When you think of the sounds of the ocean, you might think of waves pounding on the shore or the call of a humpback whale. But can the ocean create music?
In a sense, it can. Noah Germolus, a third-year MIT-WHOI Joint Program chemical oceanography student, converts chemical data he’s gathered in the ocean into musical notes he plays on his tenor sax. His original compositions are not only interesting to the ear, but offer a unique window into the chemical makeup of different areas of the ocean.
The idea grew out of Synergy II, a volunteer-based program aimed at conveying ocean science through artistic expression. For the program, Germolus paired up with a former museum director and contemporary artist, Heather Stivison. They are working together on a four-painting exhibit that Germolus describes as “expressively representative” of ocean chemistry.
“Working with Heather got me looking at art a bit differently,” he says. “But I’m not a visual artist, so I wanted to stimulate a different sense and turn the same data that was used to inspire the paintings into music.”
Germolus is passionate about music and has played in rock bands as a saxophone player and singer since his undergrad days.

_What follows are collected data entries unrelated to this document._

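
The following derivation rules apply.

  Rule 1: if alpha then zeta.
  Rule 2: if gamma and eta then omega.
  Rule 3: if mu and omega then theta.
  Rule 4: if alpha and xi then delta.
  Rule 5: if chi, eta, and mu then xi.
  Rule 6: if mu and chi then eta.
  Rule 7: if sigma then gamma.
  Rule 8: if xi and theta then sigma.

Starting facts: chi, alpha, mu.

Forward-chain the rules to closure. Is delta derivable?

Yes

From mu and chi, Rule 6 gives eta.
chi, eta, and mu hold, so xi follows (Rule 5).
From alpha and xi, Rule 4 gives delta.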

He’s also had a long-time fascination with chemistry, something that stems from his own realization that chemicals are essential to the life of every living cell.
“Music and chemistry complement each other, and this project is probably the only time I've tried to so explicitly connect the two things,” he says. “I've tried writing lyrics about chemistry before, but believe me: they were either hopelessly obtuse or tiringly pedantic.”
To convert ocean data into tunes—a process formally known as data sonification—Germolus ran seawater samples taken from Cape Cod and Bermuda through a liquid chromatography system and mass spectrometer. The instruments quantify chemical compounds in the samples, sometimes hundreds or thousands of them, and represents them in graphs known as chromatograms. Larger peaks in the graph represent more abundant chemicals, while smaller peaks are rarer chemicals.
Germolus focused on five biomolecules in particular: tryptophan, glutamic acid, pantothenic acid, thymidine, and 5'-(methylthio)adenosine (MTA). “I'm interested in these compounds because of their behavior outside cells,” he says, “and how those behaviors may contribute to what microbes have to compete with to survive in the ocean.”
Once the data was processed, they were output into specialized software that converts the measurement values into sheet music. The pitch of each musical note corresponds to the abundance of chemicals in the various water samples: More concentrated chemicals translate to higher-pitch notes and vice-versa. “I got six times more peaks from the coastal samples than anything in the middle of the ocean,” Germolus says. This is due to two factors: the complexity of runoff from land and the rich coastal biology.
Fortunately for the listener, variations in the ocean’s chemical makeup allows for variation in the songs, and prevents them from becoming endless sequences of sax screech. “The hard part is figuring out how to make it all sound musical, or at least somewhat pleasurable to listen to,” he says.
This, he says, requires taking some creative liberties. He alters the length of individual notes, for example, and organizes them into measures for more of an arranged sound.
During our Zoom meeting, he held up a printout of one of his compositions, and then reached over to grab his saxophone. He rested the mouthpiece on his lower lip and a second later, out came a frenetic, scale-like chorus of biomolecules. It sounded a lot like jazz.
The jury’s still out as to how catchy these chemical tunes are. But if you know little to nothing about the chemical makeup of the ocean and how it varies in different areas, these lively tracks will open your ears to ocean nuances that are otherwise impossible to hear.